Hong Kong-based Richard Huang, a gaming analyst at CLSA brokerage, believes  growth for casinos will be limited in the coming years due to slower gains in  the VIP segment which accounts for two thirds of the total revenue for Macau’s  gaming industry.

“VIP gaming revenue can no longer generate such type of rapid growth,  partly because of all the shutdown on corruption that’s happened in China,”  Huang told AFP.  The recent Chinese leadership change is “one of the key reasons why” VIP  markets are not growing as much as they were 12 to 18 months ago, he added. “We’re not seeing a collapse in terms of VIP gaming revenue growth. (But)  definitely it’s putting a cap on the magnitude of growth in that segment,” said  Huang.  The VIP segment in Macau has grown by more than 10 percent this year so far.   

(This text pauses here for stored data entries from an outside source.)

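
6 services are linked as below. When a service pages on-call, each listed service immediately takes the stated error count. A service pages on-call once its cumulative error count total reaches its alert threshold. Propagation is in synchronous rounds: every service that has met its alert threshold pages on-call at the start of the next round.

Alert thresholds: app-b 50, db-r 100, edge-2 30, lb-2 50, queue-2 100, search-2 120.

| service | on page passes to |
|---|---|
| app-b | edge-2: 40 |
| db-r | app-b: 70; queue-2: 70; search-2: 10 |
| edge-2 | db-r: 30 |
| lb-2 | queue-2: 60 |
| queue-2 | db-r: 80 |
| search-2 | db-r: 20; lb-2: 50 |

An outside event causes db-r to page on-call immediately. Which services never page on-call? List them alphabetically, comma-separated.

Round 1 — db-r pages on-call (initial).
  app-b: +70 → 70 ≥ 50
  queue-2: +70 → 70 < 100
  search-2: +10 → 10 < 120
Round 2 — app-b pages on-call.
  edge-2: +40 → 40 ≥ 30
Round 3 — edge-2 pages on-call.
No further pages.

lb-2, queue-2, search-2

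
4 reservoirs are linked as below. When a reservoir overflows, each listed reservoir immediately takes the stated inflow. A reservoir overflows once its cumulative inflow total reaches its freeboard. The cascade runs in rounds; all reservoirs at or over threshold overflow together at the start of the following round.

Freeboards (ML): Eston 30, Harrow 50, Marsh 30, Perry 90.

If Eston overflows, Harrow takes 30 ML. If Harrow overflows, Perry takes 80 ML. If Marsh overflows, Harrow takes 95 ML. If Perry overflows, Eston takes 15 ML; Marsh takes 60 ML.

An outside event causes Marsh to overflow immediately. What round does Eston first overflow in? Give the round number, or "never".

never

Round 1 — Marsh overflows (initial).
  Harrow: +95 → 95 ≥ 50
Round 2 — Harrow overflows.
  Perry: +80 → 80 < 90
No further overflows.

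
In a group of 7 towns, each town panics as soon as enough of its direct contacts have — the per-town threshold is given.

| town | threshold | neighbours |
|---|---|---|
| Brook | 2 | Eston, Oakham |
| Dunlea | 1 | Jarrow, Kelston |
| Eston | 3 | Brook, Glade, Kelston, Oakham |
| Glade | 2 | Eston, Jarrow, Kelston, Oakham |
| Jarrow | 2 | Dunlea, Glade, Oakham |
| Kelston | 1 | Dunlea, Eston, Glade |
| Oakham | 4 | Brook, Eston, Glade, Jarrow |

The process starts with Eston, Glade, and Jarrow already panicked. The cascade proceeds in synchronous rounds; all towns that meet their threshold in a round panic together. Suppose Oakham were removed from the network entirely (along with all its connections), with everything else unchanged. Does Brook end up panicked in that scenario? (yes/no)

no

With Oakham removed:
Round 1 — Eston, Glade, Jarrow panic (initial).
Round 2 — checking thresholds:
  Brook: 1 of 1 neighbours < 2, not yet.
  Dunlea: 1 of 2 neighbours ≥ 1, panics.
  Kelston: 2 of 3 neighbours ≥ 1, panics.
Round 3 — no new panics; cascade stops.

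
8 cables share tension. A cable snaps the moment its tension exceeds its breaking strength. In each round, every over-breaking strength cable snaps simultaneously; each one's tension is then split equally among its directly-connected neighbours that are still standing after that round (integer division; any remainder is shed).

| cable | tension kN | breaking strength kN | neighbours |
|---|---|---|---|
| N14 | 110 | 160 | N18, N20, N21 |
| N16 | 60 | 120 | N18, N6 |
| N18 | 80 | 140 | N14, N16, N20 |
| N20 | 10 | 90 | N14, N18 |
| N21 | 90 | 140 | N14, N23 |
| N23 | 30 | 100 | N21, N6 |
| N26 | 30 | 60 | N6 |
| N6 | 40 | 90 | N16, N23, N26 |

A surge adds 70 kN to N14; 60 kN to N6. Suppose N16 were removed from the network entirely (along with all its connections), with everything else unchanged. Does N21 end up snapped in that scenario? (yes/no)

With N16 removed:
Round 1 — N14 at 180 > 160; N6 at 100 > 90. N14, N6 snap.
  N14 sheds 180 kN to N18, N20, N21: 60 each.
    N18: 80+60 = 140 ≤ 140
    N20: 10+60 = 70 ≤ 90
    N21: 90+60 = 150 > 140
  N6 sheds 100 kN to N23, N26: 50 each.
    N23: 30+50 = 80 ≤ 100
    N26: 30+50 = 80 > 60
Round 2 — N21, N26 snap.
  N21 sheds 150 kN to N23: 150 each.
    N23: 80+150 = 230 > 100
  N26 sheds 80 kN: no online neighbours, lost.
Round 3 — N23 snaps.
  N23 sheds 230 kN: no online neighbours, lost.
No further breaks.

yes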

CLSA brokerage is expecting around us$ 43.3 billion in revenues from Macau  this year. This would represent a growth rate of approximately 14 percent for  2013, the same as last year, which saw a drop from 2011’s growth rate of 42  percent.   

Six firms are licensed to operate casinos in Macau, which has boomed since  the city liberalised its gaming industry in 2002 and allowed casino giants such  as Las Vegas Sands, Wynn Resorts and MGM to set up shop in the city.  Macau, which was handed back to Beijing in 1999, enjoys freedoms not  allowed on the mainland.